Neutralizing and enhancing activities of human respiratory syncytial virus-specific antibodies

HB Gimenez, S Chisholm, J Dornan and P Cash
Department of Molecular and Cell Biology, University of Aberdeen, Marischal College, Scotland.

The neutralizing and enhancing activities of respiratory syncytial virus (RSV)-specific antibodies were examined. These two biological activities were measured for a panel of six monoclonal antibodies (MAbs) specific to the RSV surface F and G glycoproteins. Four MAbs specific for the F protein possessed both neutralizing and enhancing activities. One MAb (11-2-D2), specific to the G protein, enhanced RSV infection of U937 cells, a human macrophage cell line, but did not neutralize virus infectivity. One MAb (11-3-A3), specific to the F protein, efficiently neutralized virus infectivity but did not enhance RSV infection of U937 cells. MAb 11-3-A3 neutralized representative strains of the two antigenic subtypes of RSV. Assays performed with mixtures of MAbs showed that high concentrations of MAb 11-3-A3 masked the enhancing activity of MAb 11-2-D2. The assay of mixtures of two MAbs possessing only enhancing activities demonstrated that this response was synergistic. The role of neutralizing and enhancing antibodies in determining the outcome of RSV infection was examined for infants from whom cord blood serum samples were collected at birth.
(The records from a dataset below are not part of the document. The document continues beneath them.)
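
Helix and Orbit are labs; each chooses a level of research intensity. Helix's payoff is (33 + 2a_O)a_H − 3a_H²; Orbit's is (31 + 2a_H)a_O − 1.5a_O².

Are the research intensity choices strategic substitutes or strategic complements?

Expanding Helix's payoff: 33a_H + 2a_Oa_H − 3a_H².
∂π/∂a_H = 33 + 2a_O − 6a_H = 0, so a_H = 5.5 + (1/3)a_O.
The best-response slope da_H/da_O = 1/3 > 0: the reaction function is upward-sloping, so the choices are strategic complements.

strategic complements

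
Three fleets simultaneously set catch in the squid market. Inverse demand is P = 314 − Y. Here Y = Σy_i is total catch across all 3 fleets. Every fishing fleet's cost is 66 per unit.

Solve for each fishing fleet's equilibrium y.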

There was no significant difference in the magnitude of the serum- enhancing activities between infants who were hospitalized with RSV infections and a group of age- and sex-matched control infants with no reported respiratory illness requiring hospitalization. However, the results indicated a possible correlation between RSV infection of the infants and the occurrence of in vitro antibody-dependent enhancement of the cord blood sera at a serum dilution of 10(-2). A significant inverse correlation was found between the plaque-neutralizing and enhancing activities of the cord blood sera from infants, irrespective of subsequent RSV infection. These data are discussed in relation to the possible contribution of antibody-dependent enhancement to the normal course of RSV pathology in vivo.